The story, the way most people are accepting it, is simple enough. A young man dies and we watch what his soul experiences in the transition before he is reborn. Noe is bright enough to know that no matter how deep you choose to go, the thing should appear obvious to those who need it so. To those, he gives a few markers. Well actually there are only the death, the birth and some mention of the ‘Tibetan Book of the Dead’ which supposedly deals with this transition state.

This book itself is the victim of our need to simplify. Even the Western title is borrowed (from an Egyptian template).

But Noe has created something worth watching. He has imposed a couple techniques that help a lot. One is that our man when he dies is under the influence of a powerful hallucinogen, one supposedly created by the brain upon death, DMT (Death, Memory, Time). This allows us to accept and extend all the storytelling conventions we associate with tripping, including confused identity and spatial projection.

Consonant with this, but also independent is the relatively new trend of spatial cinematography. This, by itself is important enough for us to celebrate this. There are moments of old-style kaleidoscopic barrage. They work. But the new thing here is what I will call “French distance”. I first experienced it at the end of “Taxi Driver”, where our driver may have died and joined us in surveying the carnage while deciding whether to call it a victory or not.

It was an amazingly effective technique, in part because it was something cinematic that could never be seen in conventional theatrical staging/framing. Here, Noe/BUF take three dimensional navigation and vertical framing to an orgasmic extreme. It is pretty wonderful.

Now take these two devices and add in Noe’s other tendency: to dynamically shift the story from your supposition. He did that better than anyone in “Irreversible” where in playing the story backwards forces you to re-interpret a brutal rape (perhaps the most brutal ever filmed) as having never happened. We simply cannot do it because we are damaged from having gone through it.

This story has three characters. One is our man who dies. He is a split person, the other half we see as his “roommate”. This fellow, we learn in after-death flashbacks had a (natural) sexual desire for his mother, which became pathological and transferred to his sister through some events which we see.

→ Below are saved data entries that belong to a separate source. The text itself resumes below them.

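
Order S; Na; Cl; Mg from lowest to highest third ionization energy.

IE_3 is the cost of taking one more electron from the +2 cation: S²⁺ still has 4 valence electrons; Na²⁺ is already 1 electron into the core; Cl²⁺ still has 5 valence electrons; Mg²⁺ is the bare [Ne] core.
Core electrons are held far more tightly than valence electrons, so Na and Mg top the IE_3 order.
Valence configurations: S²⁺ [Ne]3s²3p², Cl²⁺ [Ne]3s²3p³.
The numbers (kJ/mol): S 3357, Na 6910, Cl 3822, Mg 7733.
So the third ionization energies run S < Cl < Na < Mg.

S < Cl < Na < Mg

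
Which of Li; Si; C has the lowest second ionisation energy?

Si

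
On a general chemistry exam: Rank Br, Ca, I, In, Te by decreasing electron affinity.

Br > I > Te > In > Ca

Ca is in period 4, group 2; Br is in period 4, group 17; In is in period 5, group 13; Te is in period 5, group 16; I is in period 5, group 17.
Adding an electron releases more energy for atoms nearer the top right (short of the noble gases).
Neither a single period nor a single group — weigh both effects.
In > Ca: period and group pull opposite ways; the across-period shift dominates (29 vs 2 kJ/mol).
Te > In: both are in period 5; the period trend gives Te the larger value.
I > Te: I lies to the right of Te in period 5, so the across-period effect alone puts I higher.
Br > I: Br sits above I in group 17, so the down-group effect alone puts Br higher.
For reference (kJ/mol): Ca 2, Br 325, In 29, Te 190, I 295.
So from highest to lowest: Br > I > Te > In > Ca.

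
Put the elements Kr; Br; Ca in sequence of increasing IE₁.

Ca is in period 4, group 2; Br is in period 4, group 17; Kr is in period 4, group 18.
Across a period the outer electron is held more tightly (higher IE₁); down a group it sits in a higher shell, more shielded, and comes off more easily.
All lie in period 4, so first ionization energy increases left to right.
So from lowest to highest: Ca < Br < Kr.

Ca, Br, Kr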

The second character is an artist, which the filmmaker clearly identifies with and through whom communicates to us. He also is a split person with a “roommate.” The split is between the devices we see on screen, the story and the space. The roommate is literally building the miniature neon city we inhabit in the film. This is extremely clever and makes me have to stop writing for a while in appreciation.

The third character is the sister/mother. She is everything soft. In part she is defined by everything other than the hard surfaces of the environment. Unfortunately, we have to sign up to accept the South American women archetypes here, compliant nipples and vulva. (Fortunately we have the continental Spaniards Medem and Aldmodova to compensate.)

At any rate, we follow the trip of our lost soul, lost through desire for his sister. He dies. She has an abortion (another reason this isn’t for sensitive women). He chooses to be born in a limbo as that abortion’s ghost, as the price for a single moment of entering her. Her void into his void.

Posted in 2011

Ted’s Evaluation — 4 of 3: Every cineliterate person should experience this.